Did you decide to take advantage of Washington’s spectacular natural beauty sometime last year and reserve a campsite, cabin or yurt at one of our state parks?
If so, you weren’t alone.
Use of campsites and other state-owned park facilities surged in 2021, according to data from Washington State Parks. The number of overnight stays last year totaled around 812,000, up by nearly 114,000, or 16 percent, from 2019, before the pandemic took hold.
The data doesn’t tell us what accounts for the spike, but it seems likely that with the pandemic still raging, many people didn’t feel comfortable flying or traveling anywhere crowded. While some opted for a “staycation,” others looked for safer outdoor alternatives like camping.

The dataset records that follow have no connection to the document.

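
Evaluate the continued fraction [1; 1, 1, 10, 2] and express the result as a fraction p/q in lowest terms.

Work from the innermost term outward:
Start with 2.
10 + 1/(2/1) = 10 + 1/2 = 21/2
1 + 1/(21/2) = 1 + 2/21 = 23/21
1 + 1/(23/21) = 1 + 21/23 = 44/23
1 + 1/(44/23) = 1 + 23/44 = 67/44

67/44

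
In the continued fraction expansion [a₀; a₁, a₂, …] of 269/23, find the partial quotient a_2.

Apply division with remainder until the remainder is 0:
⌊269/23⌋ = 11, remainder 16
⌊23/16⌋ = 1, remainder 7
⌊16/7⌋ = 2, remainder 2

2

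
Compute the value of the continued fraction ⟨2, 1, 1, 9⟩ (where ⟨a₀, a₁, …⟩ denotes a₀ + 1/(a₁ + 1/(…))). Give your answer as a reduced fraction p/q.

48/19

a_0 = 2: 2/1
a_1 = 1: 3/1
a_2 = 1: 5/2
a_3 = 9: 48/19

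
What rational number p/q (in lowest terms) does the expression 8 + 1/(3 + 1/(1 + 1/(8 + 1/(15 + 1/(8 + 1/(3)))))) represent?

110067/13330

Work from the innermost term outward:
Start with 3.
8 + 1/(3/1) = 8 + 1/3 = 25/3
15 + 1/(25/3) = 15 + 3/25 = 378/25
8 + 1/(378/25) = 8 + 25/378 = 3049/378
1 + 1/(3049/378) = 1 + 378/3049 = 3427/3049
3 + 1/(3427/3049) = 3 + 3049/3427 = 13330/3427
8 + 1/(13330/3427) = 8 + 3427/13330 = 110067/13330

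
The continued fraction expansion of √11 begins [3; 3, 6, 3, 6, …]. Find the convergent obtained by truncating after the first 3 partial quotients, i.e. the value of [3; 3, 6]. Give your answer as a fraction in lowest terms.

63/19

Start with 6.
3 + 1/(6/1) = 3 + 1/6 = 19/6
3 + 1/(19/6) = 3 + 6/19 = 63/19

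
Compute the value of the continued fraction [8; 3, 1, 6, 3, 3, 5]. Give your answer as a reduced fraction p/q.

Start with 5.
3 + 1/(5/1) = 3 + 1/5 = 16/5
3 + 1/(16/5) = 3 + 5/16 = 53/16
6 + 1/(53/16) = 6 + 16/53 = 334/53
1 + 1/(334/53) = 1 + 53/334 = 387/334
3 + 1/(387/334) = 3 + 334/387 = 1495/387
8 + 1/(1495/387) = 8 + 387/1495 = 12347/1495

12347/1495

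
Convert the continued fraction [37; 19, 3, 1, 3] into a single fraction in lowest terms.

10708/289

Start with 3.
1 + 1/(3/1) = 1 + 1/3 = 4/3
3 + 1/(4/3) = 3 + 3/4 = 15/4
19 + 1/(15/4) = 19 + 4/15 = 289/15
37 + 1/(289/15) = 37 + 15/289 = 10708/289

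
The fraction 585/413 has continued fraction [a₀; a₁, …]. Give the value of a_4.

585 ÷ 413 → quotient 1, remainder 172
413 ÷ 172 → quotient 2, remainder 69
172 ÷ 69 → quotient 2, remainder 34
69 ÷ 34 → quotient 2, remainder 1
34 ÷ 1 → quotient 34, remainder 0

34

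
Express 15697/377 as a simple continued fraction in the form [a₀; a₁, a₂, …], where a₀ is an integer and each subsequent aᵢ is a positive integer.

[41; 1, 1, 1, 3, 34]

Run the Euclidean algorithm, recording each quotient:
⌊15697/377⌋ = 41, remainder 240
⌊377/240⌋ = 1, remainder 137
⌊240/137⌋ = 1, remainder 103
⌊137/103⌋ = 1, remainder 34
⌊103/34⌋ = 3, remainder 1
⌊34/1⌋ = 34, remainder 0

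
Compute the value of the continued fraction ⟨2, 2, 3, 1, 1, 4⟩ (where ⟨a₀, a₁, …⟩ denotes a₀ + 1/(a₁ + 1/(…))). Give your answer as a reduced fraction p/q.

a_0 = 2: 2/1
a_1 = 2: 5/2
a_2 = 3: 17/7
a_3 = 1: 22/9
a_4 = 1: 39/16
a_5 = 4: 178/73

178/73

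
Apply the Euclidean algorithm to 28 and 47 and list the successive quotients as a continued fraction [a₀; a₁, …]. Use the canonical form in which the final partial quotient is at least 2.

[0; 1, 1, 2, 9]

⌊28/47⌋ = 0, remainder 28
⌊47/28⌋ = 1, remainder 19
⌊28/19⌋ = 1, remainder 9
⌊19/9⌋ = 2, remainder 1
⌊9/1⌋ = 9, remainder 0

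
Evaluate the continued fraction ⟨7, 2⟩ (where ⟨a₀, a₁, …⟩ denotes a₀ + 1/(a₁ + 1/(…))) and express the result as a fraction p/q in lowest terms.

Work from the innermost term outward:
Start with 2.
7 + 1/(2/1) = 7 + 1/2 = 15/2

15/2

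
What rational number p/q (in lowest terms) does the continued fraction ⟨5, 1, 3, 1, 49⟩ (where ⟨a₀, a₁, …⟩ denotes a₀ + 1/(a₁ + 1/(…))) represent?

1444/249

Work from the innermost term outward:
Start with 49.
1 + 1/(49/1) = 1 + 1/49 = 50/49
3 + 1/(50/49) = 3 + 49/50 = 199/50
1 + 1/(199/50) = 1 + 50/199 = 249/199
5 + 1/(249/199) = 5 + 199/249 = 1444/249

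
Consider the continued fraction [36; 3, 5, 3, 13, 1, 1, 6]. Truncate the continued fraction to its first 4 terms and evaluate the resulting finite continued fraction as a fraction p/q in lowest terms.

1852/51

Work from the innermost term outward:
Start with 3.
5 + 1/(3/1) = 5 + 1/3 = 16/3
3 + 1/(16/3) = 3 + 3/16 = 51/16
36 + 1/(51/16) = 36 + 16/51 = 1852/51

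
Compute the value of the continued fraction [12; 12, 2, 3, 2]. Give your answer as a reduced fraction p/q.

Start with 2.
3 + 1/(2/1) = 3 + 1/2 = 7/2
2 + 1/(7/2) = 2 + 2/7 = 16/7
12 + 1/(16/7) = 12 + 7/16 = 199/16
12 + 1/(199/16) = 12 + 16/199 = 2404/199

2404/199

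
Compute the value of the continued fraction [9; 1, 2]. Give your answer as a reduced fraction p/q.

a_0 = 9: 9/1
a_1 = 1: 10/1
a_2 = 2: 29/3

29/3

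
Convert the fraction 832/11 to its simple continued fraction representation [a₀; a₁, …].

[75; 1, 1, 1, 3]

832 = 75·11 + 7, so a_0 = 75
11 = 1·7 + 4, so a_1 = 1
7 = 1·4 + 3, so a_2 = 1
4 = 1·3 + 1, so a_3 = 1
3 = 3·1 + 0, so a_4 = 3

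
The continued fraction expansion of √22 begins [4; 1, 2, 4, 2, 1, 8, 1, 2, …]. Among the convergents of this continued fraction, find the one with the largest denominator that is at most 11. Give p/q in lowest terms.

14/3

List convergents until the denominator exceeds the bound:
a_0 = 4: 4/1  (≤ bound)
a_1 = 1: 5/1  (≤ bound)
a_2 = 2: 14/3  (≤ bound)
a_3 = 4: 61/13  (> 11, stop)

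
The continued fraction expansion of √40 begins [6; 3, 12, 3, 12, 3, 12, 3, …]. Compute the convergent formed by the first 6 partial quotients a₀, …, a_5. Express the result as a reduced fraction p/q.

27379/4329

Use the convergent recurrence hₖ = aₖ·hₖ₋₁ + hₖ₋₂ (and likewise for the denominators kₖ):
a_0 = 6: 6/1
a_1 = 3: 19/3
a_2 = 12: 234/37
a_3 = 3: 721/114
a_4 = 12: 8886/1405
a_5 = 3: 27379/4329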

Early on in the pandemic, camping declined, because many facilities were closed due to pandemic lockdowns. Overnight stays at state park facilities totaled 617,000, a 12 percent decline from 2019.
But with most facilities open again in 2021, overnight stays soared.

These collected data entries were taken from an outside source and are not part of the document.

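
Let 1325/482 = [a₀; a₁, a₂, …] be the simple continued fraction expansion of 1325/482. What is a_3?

1

⌊1325/482⌋ = 2, remainder 361
⌊482/361⌋ = 1, remainder 121
⌊361/121⌋ = 2, remainder 119
⌊121/119⌋ = 1, remainder 2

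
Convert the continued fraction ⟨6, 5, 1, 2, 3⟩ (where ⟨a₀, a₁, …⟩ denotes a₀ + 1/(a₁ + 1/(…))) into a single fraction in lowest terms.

Start with 3.
2 + 1/(3/1) = 2 + 1/3 = 7/3
1 + 1/(7/3) = 1 + 3/7 = 10/7
5 + 1/(10/7) = 5 + 7/10 = 57/10
6 + 1/(57/10) = 6 + 10/57 = 352/57

352/57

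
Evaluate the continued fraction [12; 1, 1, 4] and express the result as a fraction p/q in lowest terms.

113/9

a_0 = 12: 12/1
a_1 = 1: 13/1
a_2 = 1: 25/2
a_3 = 4: 113/9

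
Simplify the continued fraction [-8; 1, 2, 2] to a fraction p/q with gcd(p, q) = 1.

-51/7

Start with 2.
2 + 1/(2/1) = 2 + 1/2 = 5/2
1 + 1/(5/2) = 1 + 2/5 = 7/5
-8 + 1/(7/5) = -8 + 5/7 = -51/7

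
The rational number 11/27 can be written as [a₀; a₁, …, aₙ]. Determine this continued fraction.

[0; 2, 2, 5]

11 ÷ 27 → quotient 0, remainder 11
27 ÷ 11 → quotient 2, remainder 5
11 ÷ 5 → quotient 2, remainder 1
5 ÷ 1 → quotient 5, remainder 0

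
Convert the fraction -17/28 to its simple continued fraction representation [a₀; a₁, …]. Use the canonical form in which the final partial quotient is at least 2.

[-1; 2, 1, 1, 5]

Run the Euclidean algorithm, recording each quotient:
-17 ÷ 28 → quotient -1, remainder 11
28 ÷ 11 → quotient 2, remainder 6
11 ÷ 6 → quotient 1, remainder 5
6 ÷ 5 → quotient 1, remainder 1
5 ÷ 1 → quotient 5, remainder 0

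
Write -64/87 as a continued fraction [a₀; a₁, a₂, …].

⌊-64/87⌋ = -1, remainder 23
⌊87/23⌋ = 3, remainder 18
⌊23/18⌋ = 1, remainder 5
⌊18/5⌋ = 3, remainder 3
⌊5/3⌋ = 1, remainder 2
⌊3/2⌋ = 1, remainder 1
⌊2/1⌋ = 2, remainder 0

[-1; 3, 1, 3, 1, 1, 2]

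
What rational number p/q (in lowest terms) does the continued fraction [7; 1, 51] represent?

Collapse the nested fraction from the inside out:
Start with 51.
1 + 1/(51/1) = 1 + 1/51 = 52/51
7 + 1/(52/51) = 7 + 51/52 = 415/52

415/52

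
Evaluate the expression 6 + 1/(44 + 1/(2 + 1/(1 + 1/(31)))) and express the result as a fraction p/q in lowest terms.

Start with 31.
1 + 1/(31/1) = 1 + 1/31 = 32/31
2 + 1/(32/31) = 2 + 31/32 = 95/32
44 + 1/(95/32) = 44 + 32/95 = 4212/95
6 + 1/(4212/95) = 6 + 95/4212 = 25367/4212

25367/4212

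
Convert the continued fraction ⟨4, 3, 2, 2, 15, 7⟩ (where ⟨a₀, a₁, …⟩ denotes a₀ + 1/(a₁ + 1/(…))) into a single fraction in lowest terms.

7948/1851

Compute successive convergents:
a_0 = 4: 4/1
a_1 = 3: 13/3
a_2 = 2: 30/7
a_3 = 2: 73/17
a_4 = 15: 1125/262
a_5 = 7: 7948/1851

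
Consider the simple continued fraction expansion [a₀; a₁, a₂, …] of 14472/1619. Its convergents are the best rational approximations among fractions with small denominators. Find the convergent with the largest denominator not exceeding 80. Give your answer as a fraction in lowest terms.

438/49

a_0 = 8: 8/1  (≤ bound)
a_1 = 1: 9/1  (≤ bound)
a_2 = 15: 143/16  (≤ bound)
a_3 = 2: 295/33  (≤ bound)
a_4 = 1: 438/49  (≤ bound)
a_5 = 4: 2047/229  (> 80, stop)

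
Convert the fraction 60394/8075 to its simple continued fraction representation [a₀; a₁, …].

[7; 2, 11, 2, 12, 2, 6]

Run the Euclidean algorithm, recording each quotient:
60394 ÷ 8075 → quotient 7, remainder 3869
8075 ÷ 3869 → quotient 2, remainder 337
3869 ÷ 337 → quotient 11, remainder 162
337 ÷ 162 → quotient 2, remainder 13
162 ÷ 13 → quotient 12, remainder 6
13 ÷ 6 → quotient 2, remainder 1
6 ÷ 1 → quotient 6, remainder 0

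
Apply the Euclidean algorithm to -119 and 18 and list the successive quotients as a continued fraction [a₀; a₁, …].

[-7; 2, 1, 1, 3]

Repeatedly divide and take the remainder:
⌊-119/18⌋ = -7, remainder 7
⌊18/7⌋ = 2, remainder 4
⌊7/4⌋ = 1, remainder 3
⌊4/3⌋ = 1, remainder 1
⌊3/1⌋ = 3, remainder 0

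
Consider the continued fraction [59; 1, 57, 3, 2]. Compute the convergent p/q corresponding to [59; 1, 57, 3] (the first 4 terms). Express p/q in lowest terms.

10497/175

Work from the innermost term outward:
Start with 3.
57 + 1/(3/1) = 57 + 1/3 = 172/3
1 + 1/(172/3) = 1 + 3/172 = 175/172
59 + 1/(175/172) = 59 + 172/175 = 10497/175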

Washington State Parks staff has experienced some challenges with the increased number of visitors, communications director Amanda McCarthy said.

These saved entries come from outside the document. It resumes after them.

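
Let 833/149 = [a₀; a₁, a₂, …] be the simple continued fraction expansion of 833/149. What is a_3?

2

833 ÷ 149 → quotient 5, remainder 88
149 ÷ 88 → quotient 1, remainder 61
88 ÷ 61 → quotient 1, remainder 27
61 ÷ 27 → quotient 2, remainder 7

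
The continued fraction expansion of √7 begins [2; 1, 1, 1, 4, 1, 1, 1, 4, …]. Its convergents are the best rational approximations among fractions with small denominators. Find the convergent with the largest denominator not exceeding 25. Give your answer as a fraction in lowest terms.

45/17

a_0 = 2: 2/1  (≤ bound)
a_1 = 1: 3/1  (≤ bound)
a_2 = 1: 5/2  (≤ bound)
a_3 = 1: 8/3  (≤ bound)
a_4 = 4: 37/14  (≤ bound)
a_5 = 1: 45/17  (≤ bound)
a_6 = 1: 82/31  (> 25, stop)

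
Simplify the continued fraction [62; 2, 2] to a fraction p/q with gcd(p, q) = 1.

312/5

Work from the innermost term outward:
Start with 2.
2 + 1/(2/1) = 2 + 1/2 = 5/2
62 + 1/(5/2) = 62 + 2/5 = 312/5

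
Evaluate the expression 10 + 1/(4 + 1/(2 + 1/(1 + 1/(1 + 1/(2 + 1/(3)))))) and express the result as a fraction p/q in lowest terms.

1974/193

a_0 = 10: 10/1
a_1 = 4: 41/4
a_2 = 2: 92/9
a_3 = 1: 133/13
a_4 = 1: 225/22
a_5 = 2: 583/57
a_6 = 3: 1974/193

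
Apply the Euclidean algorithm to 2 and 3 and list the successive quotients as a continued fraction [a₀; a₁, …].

Apply division with remainder until the remainder is 0:
⌊2/3⌋ = 0, remainder 2
⌊3/2⌋ = 1, remainder 1
⌊2/1⌋ = 2, remainder 0

[0; 1, 2]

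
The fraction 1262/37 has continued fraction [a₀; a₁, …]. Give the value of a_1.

9

Apply division with remainder until the remainder is 0:
1262 = 34·37 + 4, so a_0 = 34
37 = 9·4 + 1, so a_1 = 9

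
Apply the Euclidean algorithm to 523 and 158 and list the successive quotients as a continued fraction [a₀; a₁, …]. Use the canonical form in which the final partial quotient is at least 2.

[3; 3, 4, 2, 5]

523 = 3·158 + 49, so a_0 = 3
158 = 3·49 + 11, so a_1 = 3
49 = 4·11 + 5, so a_2 = 4
11 = 2·5 + 1, so a_3 = 2
5 = 5·1 + 0, so a_4 = 5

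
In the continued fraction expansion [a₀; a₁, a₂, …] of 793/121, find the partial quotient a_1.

1

Apply division with remainder until the remainder is 0:
793 ÷ 121 → quotient 6, remainder 67
121 ÷ 67 → quotient 1, remainder 54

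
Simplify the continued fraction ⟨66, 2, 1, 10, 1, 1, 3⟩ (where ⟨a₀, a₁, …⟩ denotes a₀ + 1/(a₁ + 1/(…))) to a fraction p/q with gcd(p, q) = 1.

15657/236

Use the convergent recurrence hₖ = aₖ·hₖ₋₁ + hₖ₋₂ (and likewise for the denominators kₖ):
a_0 = 66: 66/1
a_1 = 2: 133/2
a_2 = 1: 199/3
a_3 = 10: 2123/32
a_4 = 1: 2322/35
a_5 = 1: 4445/67
a_6 = 3: 15657/236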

“We still remind folks to pack out what they pack in, follow all park rules, have a backup plan in case the park they wish to visit is crowded, check our website before heading out for important alerts and be courteous to our staff that do an excellent job serving our parks and visitors,” McCarthy wrote in an email.
The great majority, 92 percent, of overnight stays were at campsites where people set up their tents. In total, there were 747,000 such stays in 2021, a 16 percent increase from 2019.
Visitors can reserve campsites and other facilities year-round, though there’s less demand in the winter months, as you’d expect. Prices are higher in the peak summer months.
The campsite with the highest occupancy rate last year was Fort Worden State Park in Port Townsend, with about 86 percent of available nights booked. Grayland Beach State Park in Pacific County was the second most in-demand campsite, with an 83 percent occupancy rate.
Saltwater State Park in Des Moines ranked third, at 79 percent. Situated between Seattle and Tacoma and just two miles off Interstate 5, the location may partially account for this campsite’s popularity.
After campsites, the most popular facilities for overnight stays were cabins and yurts. Washington State Parks offers these roofed accommodations — and even some vacation houses — for those who want some of the comforts of home while camping. Overnight stays in each of these categories increased at a greater rate than campsites from 2019-21, and stays at vacation houses more than doubled.
Twenty-one state parks have furnished wooden cabins, which sleep four to six people. There were nearly 23,000 stays in cabins in 2021, not including the Cama Beach cabins, up 28 percent from 2019.
As far as cabin reservations go, Skagit County’s Rasar State Park, located along the Skagit River, had the highest occupancy last year, at 87 percent. The cabins at Cape Disappointment State Park on the Long Beach Peninsula ranked second at 82 percent. Bay View State Park, located on Padilla Bay near Anacortes, had an 81 percent occupancy rate for cabins, ranking third.
In seven state parks, visitors can rent yurts, which are semicircular domed tents made of heavy-duty canvas that can accommodate up to five guests. There were nearly 11,000 overnight stays at yurts last year, up 19 percent from 2019.
The top yurt site in 2021 was Cape Disappointment State Park at 72 percent occupancy rate, followed by Grayland Beach State Park at 67 percent and Pacific Beach State Park with 65% in Grays Harbor County.
Washington State Parks offers other types of facilities, including marinas where boat owners can dock overnight — there were roughly 8,000 dockings in 2021, up 21 percent from 2019. Group campsites, for large groups of people, were closed for most of 2020. Last year, the numbers rebounded to roughly the same levels as 2019, with close to 4,200 stays.
The one facility type where overnights fell significantly since 2019 was retreat centers, down nearly 100 percent. But there’s a simple explanation: Retreat centers, which accommodate large groups, were closed due to the pandemic until Memorial Day weekend of this year.